Bitcoin [BTC] faced a volatile October, which deviated from the usual “Uptober” momentum. The coin fell below $107,000 mid-month, down 0.28% per day and 4.43% per week.
However, the spotlight has shifted. Bitcoin miners are stealing the show, outperforming BTC with record profits thanks to the integration of artificial intelligence (AI) and new revenue models.
Bitcoin mining stocks are taking the lead
2025 was a historic year for BTC, with the coin largely trading above $100,000. Yet the real winners were the miners.
According to BloombergBitcoin miners outperformed traditional BTC miners by moving to hybrid models that combine artificial intelligence and high-performance computing.

Source: Bloomberg
As such, the CoinShares Valkyrie Bitcoin Miners ETF is up more than 150% this year, outperforming Bitcoin itself.
Interestingly, investors’ perception of mining companies has changed as they see them as tech infrastructure companies.
The key behind the historic miners’ rally
Amid this mining boom, Cipher Mining Inc. and IREN LTD lead the way. In 2025, Cipher Mining Inc. rose. even by 304%.

Source: MarketWatch
Iren LTD had even more gains, up about 519% this year alone. The two companies have rebounded significantly as they move from pure BTC mining to AI infrastructure in search of consistent revenue.
So instead of relying solely on BTC, these companies believe that AI training could provide a safer and more consistent source of income to increase their mining revenues.

Source: MarketWatch
Both companies have raised significant capital to finance this transition.
Cipher closed a $3 billion deal with Fluidstack, while Iren recently completed a $1 billion convertible note offering.
These moves blur the line between AI computing and crypto mining, allowing miners to diversify their income as the Bitcoin Halving reduced block rewards to 3.1 BTC.
This hybrid approach has changed the way investors perceive risk. By using AI-driven revenue streams, miners maintain more stable cash flows even as Bitcoin’s price falters.
Miner profitability remains strong
Significantly, in a changing ecosystem, miner profitability, while muted, has remained stable since June 22, when the Puell Multiple fell below 1.

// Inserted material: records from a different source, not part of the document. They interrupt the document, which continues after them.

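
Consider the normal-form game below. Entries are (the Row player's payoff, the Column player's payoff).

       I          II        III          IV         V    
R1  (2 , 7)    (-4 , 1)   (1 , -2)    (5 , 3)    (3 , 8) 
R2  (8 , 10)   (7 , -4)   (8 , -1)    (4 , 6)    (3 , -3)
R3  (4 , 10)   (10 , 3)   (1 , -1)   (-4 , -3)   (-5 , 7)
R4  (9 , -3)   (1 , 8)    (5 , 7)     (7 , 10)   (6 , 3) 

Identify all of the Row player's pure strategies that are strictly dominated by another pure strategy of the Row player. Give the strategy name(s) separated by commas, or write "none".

R1

R4 strictly dominates R1 — I: 9>2, II: 1>-4, III: 5>1, IV: 7>5, V: 6>3.
R2: no other strategy beats it everywhere (R1 at I (8>2); R3 at I (8>4); R4 at II (7>1)).
Nothing dominates R3: R1 at I (4>2); R2 at II (10>7); R4 at II (10>1).
R4: no other strategy beats it everywhere (R1 at I (9>2); R2 at I (9>8); R3 at I (9>4)).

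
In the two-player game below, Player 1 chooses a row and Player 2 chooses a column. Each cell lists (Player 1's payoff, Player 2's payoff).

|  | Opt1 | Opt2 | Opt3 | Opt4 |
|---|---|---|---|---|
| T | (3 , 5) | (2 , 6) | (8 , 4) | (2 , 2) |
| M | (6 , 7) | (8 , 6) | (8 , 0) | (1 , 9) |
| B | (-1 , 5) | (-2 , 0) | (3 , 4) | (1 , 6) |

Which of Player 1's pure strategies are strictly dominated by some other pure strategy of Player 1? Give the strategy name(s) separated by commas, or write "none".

T: no other strategy beats it everywhere (M at Opt3 (8=8); B at Opt1 (3>-1)).
M: no other strategy beats it everywhere (T at Opt1 (6>3); B at Opt1 (6>-1)).
B: dominated, since T does at least as well everywhere (Opt1: 3>-1, Opt2: 2>-2, Opt3: 8>3, Opt4: 2>1).

B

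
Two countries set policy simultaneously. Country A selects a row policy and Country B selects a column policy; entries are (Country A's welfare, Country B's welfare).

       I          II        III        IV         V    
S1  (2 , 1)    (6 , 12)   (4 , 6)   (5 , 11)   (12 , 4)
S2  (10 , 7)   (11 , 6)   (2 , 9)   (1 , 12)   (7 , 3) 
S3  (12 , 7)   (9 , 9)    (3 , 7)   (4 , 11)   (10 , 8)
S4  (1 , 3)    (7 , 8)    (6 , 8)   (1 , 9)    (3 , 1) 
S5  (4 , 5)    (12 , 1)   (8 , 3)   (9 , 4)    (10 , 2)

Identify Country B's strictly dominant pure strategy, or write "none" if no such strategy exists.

none

I fails to dominate II at S1 (1<12).
II fails to dominate I at S2 (6<7).
III fails to dominate I at S3 (7=7).
IV fails to dominate I at S5 (4<5).
V fails to dominate I at S2 (3<7).
No single strategy dominates all the others.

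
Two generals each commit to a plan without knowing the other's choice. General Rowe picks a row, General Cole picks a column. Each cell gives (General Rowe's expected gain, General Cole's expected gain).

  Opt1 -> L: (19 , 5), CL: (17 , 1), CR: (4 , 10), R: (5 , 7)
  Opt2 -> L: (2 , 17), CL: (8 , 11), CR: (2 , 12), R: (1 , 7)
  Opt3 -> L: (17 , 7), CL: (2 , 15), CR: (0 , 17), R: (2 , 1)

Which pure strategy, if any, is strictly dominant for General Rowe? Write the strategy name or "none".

Opt1 vs Opt2: L: 19>2, CL: 17>8, CR: 4>2, R: 5>1.
Opt1 vs Opt3: L: 19>17, CL: 17>2, CR: 4>0, R: 5>2.
Opt1 strictly beats every other strategy against every opponent action, so it is strictly dominant.

Opt1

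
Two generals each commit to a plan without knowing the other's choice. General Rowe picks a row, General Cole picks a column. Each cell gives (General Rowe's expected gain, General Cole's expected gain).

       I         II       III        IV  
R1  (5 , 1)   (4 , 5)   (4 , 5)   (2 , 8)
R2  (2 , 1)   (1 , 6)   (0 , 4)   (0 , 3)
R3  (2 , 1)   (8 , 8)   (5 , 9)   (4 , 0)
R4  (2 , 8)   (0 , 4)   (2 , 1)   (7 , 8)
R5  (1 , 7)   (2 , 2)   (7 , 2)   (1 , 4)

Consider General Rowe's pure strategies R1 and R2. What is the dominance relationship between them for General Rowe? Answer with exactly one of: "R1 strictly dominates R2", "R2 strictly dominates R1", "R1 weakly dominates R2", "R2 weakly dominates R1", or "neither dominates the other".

R1 strictly dominates R2

R1's payoffs vs R2's, by General Cole's action — I: 5>2, II: 4>1, III: 4>0, IV: 2>0.
Every comparison favours R1, so R1 strictly dominates R2.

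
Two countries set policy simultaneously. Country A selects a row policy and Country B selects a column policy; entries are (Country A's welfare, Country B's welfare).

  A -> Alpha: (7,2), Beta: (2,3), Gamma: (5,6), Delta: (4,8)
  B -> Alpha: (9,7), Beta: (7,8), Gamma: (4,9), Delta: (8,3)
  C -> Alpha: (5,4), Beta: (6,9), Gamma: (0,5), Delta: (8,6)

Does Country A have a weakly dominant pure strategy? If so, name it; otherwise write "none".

none

A fails to dominate B at Alpha (7<9).
B fails to dominate A at Gamma (4<5).
C fails to dominate A at Alpha (5<7).
No single strategy dominates all the others.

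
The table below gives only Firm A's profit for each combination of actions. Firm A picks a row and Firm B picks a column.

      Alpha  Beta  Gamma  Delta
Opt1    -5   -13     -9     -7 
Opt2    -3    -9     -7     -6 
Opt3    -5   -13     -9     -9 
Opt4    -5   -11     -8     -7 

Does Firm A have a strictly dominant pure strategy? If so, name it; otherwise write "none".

Opt2 vs Opt1: Alpha: -3>-5, Beta: -9>-13, Gamma: -7>-9, Delta: -6>-7.
Opt2 vs Opt3: Alpha: -3>-5, Beta: -9>-13, Gamma: -7>-9, Delta: -6>-9.
Opt2 vs Opt4: Alpha: -3>-5, Beta: -9>-11, Gamma: -7>-8, Delta: -6>-7.
Opt2 strictly beats every other strategy against every opponent action, so it is strictly dominant.

Opt2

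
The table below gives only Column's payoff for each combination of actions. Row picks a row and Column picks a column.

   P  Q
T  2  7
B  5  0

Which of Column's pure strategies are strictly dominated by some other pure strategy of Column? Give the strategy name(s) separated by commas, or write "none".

none

Nothing dominates P: Q at B (5>0).
Nothing dominates Q: P at T (7>2).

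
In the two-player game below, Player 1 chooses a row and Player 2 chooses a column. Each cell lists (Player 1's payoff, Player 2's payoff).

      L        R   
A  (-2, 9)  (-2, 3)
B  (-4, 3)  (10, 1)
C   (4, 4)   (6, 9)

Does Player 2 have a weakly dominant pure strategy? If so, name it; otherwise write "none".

L fails to dominate R at C (4<9).
R fails to dominate L at A (3<9).
No single strategy dominates all the others.

none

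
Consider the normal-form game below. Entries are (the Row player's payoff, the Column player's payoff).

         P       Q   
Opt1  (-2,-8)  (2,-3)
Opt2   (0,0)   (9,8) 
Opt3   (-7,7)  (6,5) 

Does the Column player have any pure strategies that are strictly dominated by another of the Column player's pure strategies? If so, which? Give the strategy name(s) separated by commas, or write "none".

none

P is not dominated — it holds its own against Q at Opt3 (7>5).
Nothing dominates Q: P at Opt1 (-3>-8).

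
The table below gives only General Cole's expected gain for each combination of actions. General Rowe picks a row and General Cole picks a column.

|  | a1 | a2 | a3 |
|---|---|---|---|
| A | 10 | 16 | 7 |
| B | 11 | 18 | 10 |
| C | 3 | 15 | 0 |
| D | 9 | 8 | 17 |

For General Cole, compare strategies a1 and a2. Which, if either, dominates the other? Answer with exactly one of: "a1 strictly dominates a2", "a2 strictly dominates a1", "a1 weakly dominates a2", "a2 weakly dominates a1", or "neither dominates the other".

a1's payoffs vs a2's, by General Rowe's action — A: 10<16, B: 11<18, C: 3<15, D: 9>8.
a1 does better at D but worse at A, B, C; neither strategy dominates the other.

neither dominates the other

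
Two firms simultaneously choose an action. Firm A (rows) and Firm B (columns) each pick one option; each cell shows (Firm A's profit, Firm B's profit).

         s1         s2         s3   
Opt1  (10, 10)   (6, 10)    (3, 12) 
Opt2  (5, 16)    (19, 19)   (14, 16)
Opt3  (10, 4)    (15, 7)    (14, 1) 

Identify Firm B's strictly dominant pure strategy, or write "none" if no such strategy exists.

s1 fails to dominate s2 at Opt1 (10=10).
s2 fails to dominate s1 at Opt1 (10=10).
s3 fails to dominate s1 at Opt2 (16=16).
No single strategy dominates all the others.

none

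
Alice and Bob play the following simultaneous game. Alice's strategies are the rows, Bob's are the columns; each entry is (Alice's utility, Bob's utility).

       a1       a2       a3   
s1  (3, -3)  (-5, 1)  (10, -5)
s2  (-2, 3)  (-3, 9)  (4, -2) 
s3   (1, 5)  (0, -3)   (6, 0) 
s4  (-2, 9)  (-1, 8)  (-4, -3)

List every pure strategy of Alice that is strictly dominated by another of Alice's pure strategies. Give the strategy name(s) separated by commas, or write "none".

s2, s4

s1 is not dominated — it holds its own against s2 at a1 (3>-2); s3 at a1 (3>1); s4 at a1 (3>-2).
s2 is strictly dominated by s3 (a1: 1>-2, a2: 0>-3, a3: 6>4).
Nothing dominates s3: s1 at a2 (0>-5); s2 at a1 (1>-2); s4 at a1 (1>-2).
s4 is strictly dominated by s3 (a1: 1>-2, a2: 0>-1, a3: 6>-4).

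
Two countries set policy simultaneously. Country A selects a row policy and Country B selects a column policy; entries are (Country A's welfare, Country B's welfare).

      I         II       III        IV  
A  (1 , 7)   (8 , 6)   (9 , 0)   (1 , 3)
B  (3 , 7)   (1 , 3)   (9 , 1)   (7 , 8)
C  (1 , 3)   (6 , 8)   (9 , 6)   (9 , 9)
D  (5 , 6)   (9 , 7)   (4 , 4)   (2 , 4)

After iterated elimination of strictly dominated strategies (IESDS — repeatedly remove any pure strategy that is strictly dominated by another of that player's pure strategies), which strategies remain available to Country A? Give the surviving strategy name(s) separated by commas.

B, C, D

For Country B, II strictly dominates III on the remaining rows (A: 6>0, B: 3>1, C: 8>6, D: 7>4); eliminate III.
For Country A, D strictly dominates A on the remaining columns (I: 5>1, II: 9>8, IV: 2>1); eliminate A.
Among the remaining strategies, none is strictly dominated by another pure strategy of the same player, so the elimination stops.
Surviving strategies — Country A: {B, C, D}; Country B: {I, II, IV}.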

Since then, this benchmark has fluctuated between 1.3 and 1.2. At the time of writing, Puell Multiple was around 1,204, indicating healthy profitability for miners.

Source: Checkonchain
That stability has prompted miners to hold their BTC rather than sell it, reducing foreign exchange inflows and easing potential selling pressure.

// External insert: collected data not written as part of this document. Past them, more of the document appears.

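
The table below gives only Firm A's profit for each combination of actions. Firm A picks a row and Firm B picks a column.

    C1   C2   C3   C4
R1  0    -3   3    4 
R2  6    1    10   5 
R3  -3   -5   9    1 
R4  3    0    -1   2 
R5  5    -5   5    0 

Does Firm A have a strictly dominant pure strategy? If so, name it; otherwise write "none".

R2

R2 vs R1: C1: 6>0, C2: 1>-3, C3: 10>3, C4: 5>4.
R2 vs R3: C1: 6>-3, C2: 1>-5, C3: 10>9, C4: 5>1.
R2 vs R4: C1: 6>3, C2: 1>0, C3: 10>-1, C4: 5>2.
R2 vs R5: C1: 6>5, C2: 1>-5, C3: 10>5, C4: 5>0.
R2 strictly beats every other strategy against every opponent action, so it is strictly dominant.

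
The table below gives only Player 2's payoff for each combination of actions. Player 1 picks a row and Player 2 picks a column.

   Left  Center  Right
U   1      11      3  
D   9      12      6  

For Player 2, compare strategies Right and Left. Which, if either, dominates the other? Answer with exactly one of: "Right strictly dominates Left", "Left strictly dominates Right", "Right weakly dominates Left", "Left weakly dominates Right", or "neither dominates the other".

neither dominates the other

Compare Right to Left across every action of Player 1: U: 3>1, D: 6<9.
Right does better at U but worse at D; neither strategy dominates the other.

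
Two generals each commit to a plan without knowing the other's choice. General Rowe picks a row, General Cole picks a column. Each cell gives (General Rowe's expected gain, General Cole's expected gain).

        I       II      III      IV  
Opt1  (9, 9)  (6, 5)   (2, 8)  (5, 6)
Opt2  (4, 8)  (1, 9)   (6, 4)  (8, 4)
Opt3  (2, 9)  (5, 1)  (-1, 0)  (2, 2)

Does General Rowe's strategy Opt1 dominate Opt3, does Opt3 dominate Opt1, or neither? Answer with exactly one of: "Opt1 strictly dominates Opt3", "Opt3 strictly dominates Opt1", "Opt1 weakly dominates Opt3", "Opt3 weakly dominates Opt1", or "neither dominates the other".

Opt1's payoffs vs Opt3's, by General Cole's action — I: 9>2, II: 6>5, III: 2>-1, IV: 5>2.
Opt1 gives a strictly higher payoff against every action of General Cole, so Opt1 strictly dominates Opt3.

Opt1 strictly dominates Opt3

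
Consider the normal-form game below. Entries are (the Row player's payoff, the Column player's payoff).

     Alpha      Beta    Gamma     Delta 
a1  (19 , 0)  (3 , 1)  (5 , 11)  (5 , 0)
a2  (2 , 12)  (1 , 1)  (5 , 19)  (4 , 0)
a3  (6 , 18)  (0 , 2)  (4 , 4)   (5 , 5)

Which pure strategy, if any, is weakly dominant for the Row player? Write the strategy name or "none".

a1 vs a2: Alpha: 19>2, Beta: 3>1, Gamma: 5=5, Delta: 5>4.
a1 vs a3: Alpha: 19>6, Beta: 3>0, Gamma: 5>4, Delta: 5=5.
a1 is at least as good as every other strategy against every opponent action, so it is weakly dominant.

a1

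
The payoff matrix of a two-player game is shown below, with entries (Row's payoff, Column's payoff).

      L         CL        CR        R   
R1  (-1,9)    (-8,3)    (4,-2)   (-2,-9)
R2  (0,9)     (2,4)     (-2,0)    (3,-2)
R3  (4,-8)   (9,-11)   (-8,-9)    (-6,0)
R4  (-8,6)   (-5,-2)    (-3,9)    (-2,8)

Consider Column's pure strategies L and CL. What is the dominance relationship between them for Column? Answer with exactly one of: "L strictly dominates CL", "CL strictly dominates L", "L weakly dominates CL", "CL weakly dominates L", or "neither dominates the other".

L's payoffs vs CL's, by Row's action — R1: 9>3, R2: 9>4, R3: -8>-11, R4: 6>-2.
Every comparison favours L, so L strictly dominates CL.

L strictly dominates CL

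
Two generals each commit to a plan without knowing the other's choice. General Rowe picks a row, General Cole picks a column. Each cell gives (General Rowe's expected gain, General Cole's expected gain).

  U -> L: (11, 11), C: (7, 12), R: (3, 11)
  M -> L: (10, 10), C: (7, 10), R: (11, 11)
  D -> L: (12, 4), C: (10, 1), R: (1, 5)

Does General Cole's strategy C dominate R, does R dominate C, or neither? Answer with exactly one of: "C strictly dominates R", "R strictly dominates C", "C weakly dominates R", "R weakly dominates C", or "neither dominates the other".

C's payoffs vs R's, by General Rowe's action — U: 12>11, M: 10<11, D: 1<5.
C does better at U but worse at M, D; neither strategy dominates the other.

neither dominates the other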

What this means for Bitcoin
Miners have outperformed Bitcoin this year as they focus on AI infrastructure, building more stable revenue streams beyond block rewards.
While BTC lags, this shift could serve as a strategic lifeline. Traditional investors often treat mining stocks as leveraged Bitcoin bets, meaning their rallies could signal early optimism for BTC’s next move.

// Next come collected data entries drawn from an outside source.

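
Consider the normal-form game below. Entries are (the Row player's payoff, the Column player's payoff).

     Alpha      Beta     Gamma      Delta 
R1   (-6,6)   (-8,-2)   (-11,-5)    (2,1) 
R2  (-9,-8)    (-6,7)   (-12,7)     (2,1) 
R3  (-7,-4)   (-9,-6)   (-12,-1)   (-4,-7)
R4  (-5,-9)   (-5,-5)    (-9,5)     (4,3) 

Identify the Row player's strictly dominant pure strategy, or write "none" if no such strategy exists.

R4

R4 vs R1: Alpha: -5>-6, Beta: -5>-8, Gamma: -9>-11, Delta: 4>2.
R4 vs R2: Alpha: -5>-9, Beta: -5>-6, Gamma: -9>-12, Delta: 4>2.
R4 vs R3: Alpha: -5>-7, Beta: -5>-9, Gamma: -9>-12, Delta: 4>-4.
R4 strictly beats every other strategy against every opponent action, so it is strictly dominant.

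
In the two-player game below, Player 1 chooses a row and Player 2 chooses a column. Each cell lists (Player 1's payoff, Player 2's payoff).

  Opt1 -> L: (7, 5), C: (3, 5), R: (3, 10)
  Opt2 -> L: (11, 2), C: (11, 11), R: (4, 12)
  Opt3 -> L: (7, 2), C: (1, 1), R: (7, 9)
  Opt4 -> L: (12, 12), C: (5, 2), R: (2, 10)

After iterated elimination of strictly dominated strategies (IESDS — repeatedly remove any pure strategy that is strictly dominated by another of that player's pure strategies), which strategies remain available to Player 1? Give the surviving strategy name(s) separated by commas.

Row Opt1 is eliminated: Opt2 beats it against every remaining column (L: 11>7, C: 11>3, R: 4>3).
Player 2's strategy C is strictly dominated by R (Opt2: 12>11, Opt3: 9>1, Opt4: 10>2) and is removed.
Among the remaining strategies, none is strictly dominated by another pure strategy of the same player, so the elimination stops.
Surviving strategies — Player 1: {Opt2, Opt3, Opt4}; Player 2: {L, R}.

Opt2, Opt3, Opt4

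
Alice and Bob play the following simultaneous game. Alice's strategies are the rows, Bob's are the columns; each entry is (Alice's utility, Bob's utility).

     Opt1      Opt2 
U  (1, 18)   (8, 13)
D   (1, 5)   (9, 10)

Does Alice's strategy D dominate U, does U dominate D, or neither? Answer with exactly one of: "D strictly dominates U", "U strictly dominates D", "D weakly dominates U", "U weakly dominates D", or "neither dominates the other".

D weakly dominates U

D's payoffs vs U's, by Bob's action — Opt1: 1=1, Opt2: 9>8.
D is at least as good everywhere and strictly better somewhere (tied only at Opt1), so D weakly but not strictly dominates U.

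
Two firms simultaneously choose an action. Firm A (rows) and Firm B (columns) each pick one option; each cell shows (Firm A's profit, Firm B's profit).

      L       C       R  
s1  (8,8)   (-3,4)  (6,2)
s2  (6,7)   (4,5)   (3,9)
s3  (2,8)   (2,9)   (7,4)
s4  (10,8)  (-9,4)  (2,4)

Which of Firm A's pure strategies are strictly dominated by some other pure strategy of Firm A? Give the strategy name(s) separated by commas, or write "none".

s1: no other strategy beats it everywhere (s2 at L (8>6); s3 at L (8>2); s4 at C (-3>-9)).
s2: no other strategy beats it everywhere (s1 at C (4>-3); s3 at L (6>2); s4 at C (4>-9)).
s3 is not dominated — it holds its own against s1 at C (2>-3); s2 at R (7>3); s4 at C (2>-9).
Nothing dominates s4: s1 at L (10>8); s2 at L (10>6); s3 at L (10>2).

none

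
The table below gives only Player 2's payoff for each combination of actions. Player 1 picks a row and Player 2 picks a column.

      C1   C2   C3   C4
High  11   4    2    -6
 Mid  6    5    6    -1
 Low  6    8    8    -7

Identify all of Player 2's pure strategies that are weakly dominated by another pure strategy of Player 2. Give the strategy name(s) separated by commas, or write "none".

C4

C1: no other strategy beats it everywhere (C2 at High (11>4); C3 at High (11>2); C4 at High (11>-6)).
C2: no other strategy beats it everywhere (C1 at Low (8>6); C3 at High (4>2); C4 at High (4>-6)).
Nothing dominates C3: C1 at Low (8>6); C2 at Mid (6>5); C4 at High (2>-6).
C4 is weakly dominated by C1 (High: 11>-6, Mid: 6>-1, Low: 6>-7).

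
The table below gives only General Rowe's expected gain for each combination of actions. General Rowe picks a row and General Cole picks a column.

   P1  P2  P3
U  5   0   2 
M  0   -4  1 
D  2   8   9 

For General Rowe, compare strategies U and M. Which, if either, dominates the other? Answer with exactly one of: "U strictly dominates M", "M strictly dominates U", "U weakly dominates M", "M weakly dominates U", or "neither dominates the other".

U strictly dominates M

U's payoffs vs M's, by General Cole's action — P1: 5>0, P2: 0>-4, P3: 2>1.
U gives a strictly higher payoff against each choice by General Cole, so U strictly dominates M.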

When miners’ income stabilizes through alternative sources such as AI computing, the pressure to liquidate BTC decreases. This reduces the sales risk and strengthens the dynamics of the market supply.
If this pattern continues, Bitcoin could regain strength and retest $109,590, potentially targeting the Short-Term Holder (STH) realized price near $113,200.
However, if miners remain cautious and selling pressure continues, BTC could consolidate between $105,000 and $112,000 for an extended period.